Over the longer term, some worry that the decisions made in the early part of the COVID-19 response to increase access to cheap or free water could backfire — not only because utilities could fail, but also because providing free water could mean people are less willing to pay later on, especially if financial stresses mean the quality of the service provision falls. That, in turn, could jeopardize efforts to achieve Sustainable Development Goal 6 on access to clean water for all.
“Utilities are being forced to take on debt by the government, but the people may not be able to repay it and the government may not be able to backstop the utility. We're walking a knife's edge.”— Luke Wilson, deputy director, The Center for Water Security and Cooperation
“This directive eroded all the gains we had made in championing successful marketing models in utilities where water is deemed as a basic right, but as a good that needs to be paid for,” Mwangi said. “Now we have a bigger challenge in bringing the sector back to where we were, where there’s demand for formal services from water service providers and there’s a willingness to pay,” she said.
Sara also warned that the deterioration of the culture of paying for water services could contribute to a “backsliding [of] the gains on sustainability of water supply and sanitation services” already made.
While countries may eventually step up and fill the revenue gap, there are actions that donors and nongovernmental organizations can take to support utilities in the meantime.
“Quantifying the financial impact of the pandemic on utilities operations is a vital first step,” Sara said. Regular data collection will help service providers project the financial impact on their operations in the coming months and prepare accordingly.
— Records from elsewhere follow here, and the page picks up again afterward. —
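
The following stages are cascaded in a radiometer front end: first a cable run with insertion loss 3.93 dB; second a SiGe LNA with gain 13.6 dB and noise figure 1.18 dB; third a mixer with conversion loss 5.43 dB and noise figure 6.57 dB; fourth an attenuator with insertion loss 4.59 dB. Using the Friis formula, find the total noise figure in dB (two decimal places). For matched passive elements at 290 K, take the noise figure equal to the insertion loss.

6.37 dB

Convert to linear (a loss of L dB is a gain of −L dB): F_i = 10^(NF_i/10), G_i = 10^(G_i,dB/10)
  Stage 1: F_1 = 10^(3.93/10) = 2.472, G_1 = 10^(−3.93/10) = 0.4046
  Stage 2: F_2 = 10^(1.18/10) = 1.312, G_2 = 10^(13.6/10) = 22.91
  Stage 3: F_3 = 10^(6.57/10) = 4.539, G_3 = 10^(−5.43/10) = 0.2864
  Stage 4: F_4 = 10^(4.59/10) = 2.877, G_4 = 10^(−4.59/10) = 0.3475
Friis cascade:
  F = 2.472 + (1.312 − 1)/0.4046 + (4.539 − 1)/9.268 + (2.877 − 1)/2.655 = 4.333
NF = 10 log₁₀(4.333) = 6.37 dB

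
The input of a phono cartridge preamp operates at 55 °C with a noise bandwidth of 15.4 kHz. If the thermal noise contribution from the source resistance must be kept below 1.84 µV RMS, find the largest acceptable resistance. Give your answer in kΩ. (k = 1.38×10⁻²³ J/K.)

12.1 kΩ

T = 55 °C + 273.15 = 328.15 K
Johnson–Nyquist: V_n = √(4kTRB) ⇒ R = V_n² / (4kTB)
4kTB = 4 × 1.38×10⁻²³ × 328.15 × 1.54×10⁴ = 2.79×10⁻¹⁶
R = (1.84×10⁻⁶)² / 2.79×10⁻¹⁶ = 1.21×10⁴ Ω = 12.1 kΩ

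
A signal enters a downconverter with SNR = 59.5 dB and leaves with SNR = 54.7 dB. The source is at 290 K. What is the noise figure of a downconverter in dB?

4.8 dB

NF (dB) = SNR_in(dB) − SNR_out(dB) when the source is at T₀
NF = 59.5 − 54.7 = 4.8 dB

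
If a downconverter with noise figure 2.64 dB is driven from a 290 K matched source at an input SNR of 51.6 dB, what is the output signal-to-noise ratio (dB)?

By definition F = SNR_in/SNR_out, so in dB: SNR_out = SNR_in − NF
SNR_out = 51.6 − 2.64 = 48.96 dB

48.96 dB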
The World Bank and its multidonor trust fund, the Global Water Security & Sanitation Partnership, have developed a tool that looks at revenue, debt, operational expenditures, and additional costs to help utilities do this.
More data can help make the case for funding. In Kenya, Mwangi said $10 million is needed to support the country’s utilities. Such funding could come from central governments, multilateral development banks, or other donors.
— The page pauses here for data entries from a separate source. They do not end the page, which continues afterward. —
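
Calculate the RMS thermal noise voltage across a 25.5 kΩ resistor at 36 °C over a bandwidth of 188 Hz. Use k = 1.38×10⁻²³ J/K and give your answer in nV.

286 nV

T = 36 °C + 273.15 = 309.15 K
V_n = √(4kTRB)
4kTRB = 4 × 1.38×10⁻²³ × 309.15 × 2.55×10⁴ × 1.88×10² = 8.18×10⁻¹⁴ V²
V_n = √(8.18×10⁻¹⁴) = 2.86×10⁻⁷ V = 286 nV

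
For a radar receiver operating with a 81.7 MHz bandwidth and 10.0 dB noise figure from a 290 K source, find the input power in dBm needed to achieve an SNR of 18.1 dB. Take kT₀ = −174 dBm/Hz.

Sensitivity = −174 + 10 log₁₀(B) + NF + SNR_min
= −174 + 79.12 + 10.0 + 18.1
= −66.78 dBm → −66.8 dBm

−66.8 dBm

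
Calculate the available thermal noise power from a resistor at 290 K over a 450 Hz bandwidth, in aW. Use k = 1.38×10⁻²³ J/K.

P_n = kTB = 1.38×10⁻²³ × 290 × 4.50×10² = 1.80×10⁻¹⁸ W = 1.80 aW

1.80 aW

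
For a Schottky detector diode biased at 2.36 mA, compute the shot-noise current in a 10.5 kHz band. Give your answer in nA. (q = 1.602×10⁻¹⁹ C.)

I_n = √(2qI·B)
2qI·B = 2 × 1.602×10⁻¹⁹ × 2.36×10⁻³ × 1.05×10⁴ = 7.94×10⁻¹⁸ A²
I_n = √(7.94×10⁻¹⁸) = 2.82×10⁻⁹ A = 2.82 nA

2.82 nA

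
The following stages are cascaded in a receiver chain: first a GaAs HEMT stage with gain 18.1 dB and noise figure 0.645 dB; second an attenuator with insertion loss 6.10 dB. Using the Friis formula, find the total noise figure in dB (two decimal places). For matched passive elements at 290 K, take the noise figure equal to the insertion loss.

0.82 dB

Convert to linear (a loss of L dB is a gain of −L dB): F_i = 10^(NF_i/10), G_i = 10^(G_i,dB/10)
  Stage 1: F_1 = 10^(0.645/10) = 1.160, G_1 = 10^(18.1/10) = 64.57
  Stage 2: F_2 = 10^(6.10/10) = 4.074, G_2 = 10^(−6.10/10) = 0.2455
Friis cascade:
  F = 1.160 + (4.074 − 1)/64.57 = 1.208
NF = 10 log₁₀(1.208) = 0.82 dB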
GWSP has put together recommendations for policymakers on how to design their own financial facilities to provide emergency support to water utilities. These include estimating the emergency financing needs before finding a source of funding — either through the government, an official financier, or commercial borrowing — and creating a set of disbursement rules.
Those include subsidizing the price of water from communal access points — which makes it cheaper for residents than household tariffs but allows the utility to still generate revenue — working with private sector providers to fill gaps in service provision, and offering prepay solutions such as smart cards, vouchers, and tokens. These allow a greater level of control around spending on water while enabling utilities to earn.
In the future, there has to be a better way to deal with water access than providing free water, according to Mwangi.
“The benefit of this situation is that now that we've seen what is required during a pandemic, governments should have a better sense as to how to address these issues and to prepare in advance,” Wilson said. "You might even see a new industry of ‘pandemic insurance’ for governments and utilities arise based on this, where payouts occur when there is a pandemic that helps cover costs.”
In the meantime, if relief is not provided, Sara said to expect deterioration of services, a backlog of rehabilitation, staff losses, and potential spikes in coronavirus outbreaks.
When asked if there is the potential for insolvencies, Wilson said yes. “And I would say that bond defaults, foreclosures, and deepening poverty are not far behind.”